The dugong count along Australia’s
Great Barrier Reef has reportedly
dropped by 50 to 80% since 1988. A recent
conference on dugong protection reported that
the major threats to the species include entrapment
in fishing nets, poaching, and damage to
seagrass grazing meadows by development.
The National Biological Service
reported on June 18 that Chessie the manatee
is heading north again. Named for a 1994 visit
to Chesapeake Bay, Chessie swam to Rhode
Island last summer––the farthest north a
Florida manatee has ever been tracked by radio
transmitter, close enough to the known range
of a northern manatee described and presumably
hunted to extinction by early European
visitors that experts are wondering if the vanished
northern population may have been
migratory members of the southern population.
Officially protected since 1967, the
Amazon freshwater manatee is still often
poached and is struggling for survival, reports
Vera da Silva, head of the Aquatic Mammals
Laboratory at the National Institute of Amazon
Research in Manaus, Brazil. The lab keeps up
to 20 orphaned manatees at a time, hoping to
place them with fish farms and water quality
maintenance programs, where their appetite
for up to 110 pounds of water plants per day
may make them economically valuable.

Pinipeds
Former Conservative defence minister
Alan Clark reportedly heads an effort to
block a British attempt to repeal Trades
Description 1980, the regulation which forbids
the import of seal hides to Britain.
According to James Landale of the L o n d o n
T i m e s, “Ministers hope to push the move
through just before the summer recess, when
few Members of Parliament are in Westminster.

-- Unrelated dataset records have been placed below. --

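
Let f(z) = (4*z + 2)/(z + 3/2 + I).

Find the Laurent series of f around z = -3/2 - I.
(-4 - 4*I)/(z + 3/2 + I) + 4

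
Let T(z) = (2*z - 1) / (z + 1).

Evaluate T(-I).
Substitute z = -I:
  numerator:   2*(-I) - 1 = -1 - 2*I
  denominator: (-I) + 1 = 1 - I
T(-I) = (-1 - 2*I)/(1 - I); multiplying numerator and denominator by the conjugate 1 + I gives (1 - 3*I)/2 = 1/2 - 3*I/2

Final answer: 1/2 - 3*I/2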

Order 1980 prompted a huge drop in seal
skin imports amid public distaste at TV pictures
of seal cubs being clubbed to death in
Canada. A MORI poll this weekend found
that 92% of Britons support retaining the law.”
Rangers at Channel Islands
National Park, California, have issued
repeated appeals for information that will
enable them to find and kill the so-called
Marauder of San Miguel Island, an 1,600-
pound fluke hybrid of a Stellar sea lion with a
California sea lion. Attracted to California sea
lion females, who weigh under 250 pounds,
the apparently sterile Marauder crushed 40-50
of them to death in failed mating attempts
between 1991 and 1995, when he was finally
seen in the act. He hasn’t appeared so far this
year, however, and may already be dead.
An estimated 300 juvenile male sea
lions occupied the pier at the Monterey Coast
Guard Station from late May into midsummer,
paralleling a 1991 invasion of Fishermen’s
Wharf in San Francisco. The reason for such
gatherings is unknown.
The National Marine Fisheries
S e r v i c e announced on June 20 that it will
delay for one year a planned month-long
investigation of the decline of North Pacific
Steller sea lions, due to the June 5 wreck of
The Provider, a rented research vessel, which
is now under repair at Dutch Harbor, Alaska.
Now officially “threatened,” Steller sea lions
have been proposed for “endangered” status.